Ces publicités du mercredi, samedi et dimanche matin ou qui sont diffusées pendant les vacances scolaires sont intercalées entre les programmes destinés aux enfants et présentent logiquement des produits qui les ciblent. Qu’il s’agisse de nourriture (corn-flakes ou barres chocolatées), de couches-culottes ou de jouets, les espaces publicitaires entre deux dessins animés ont les enfants en ligne de mire. Or ces jouets vont cibler soit un sexe soit l’autre mais rarement les deux en même temps.
À part pour les jeux de société, qui mettent en scène des enfants des deux sexes dans le cadre familial, en train de jouer avec leurs parents, les contenus des publicités sont très sexués, à l’instar des magasins de jouets. Aux filles les poupons, les Barbie, les activités créatives ou esthétiques; aux garçons les figurines comme Action Man, les Lego, les déguisements de pompier ou de médecin…

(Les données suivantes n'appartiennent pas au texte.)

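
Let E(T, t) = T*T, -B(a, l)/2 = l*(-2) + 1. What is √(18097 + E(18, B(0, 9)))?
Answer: 13*√109 ≈ 135.72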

Mais les produits destinés à la vente ne sont pas les seuls signes qui permettent à l’enfant de savoir quel sexe est concerné par la publicité. Bien d’autres indices viennent rappeler à l’enfant ce qui est féminin et ce qui est masculin.
Les sons
Les sons font partie de ces indices: côté filles, les publicitaires ont opté pour des musiques douces voire gnangnan et des voix de filles, tandis que côté garçons la musique est plus rythmée, il s’agit plus d’un enchaînement de sons que d’une mélodie et ce sont des voix d’hommes que l’on entend.
Les acteurs
Les acteurs ne sont pas les mêmes suivant que les publicités s’adressent à un public féminin ou masculin: Les apparitions du sexe opposé dans les publicités sont rares; généralement, on retrouve des filles dans les pubs pour filles et des garçons dans les pubs pour garçons. Les comportements et postures des acteurs sont aussi révélateurs, puisque l’on verra les filles jouer entre elles, être souriantes et éclater de rire, alors que les garçons, visages fermés voire fâchés, vont jouer l’un contre l’autre, combattre par figurines ou voitures télécommandées interposées. La coopération est étiquetée comme féminine et la compétition comme masculine.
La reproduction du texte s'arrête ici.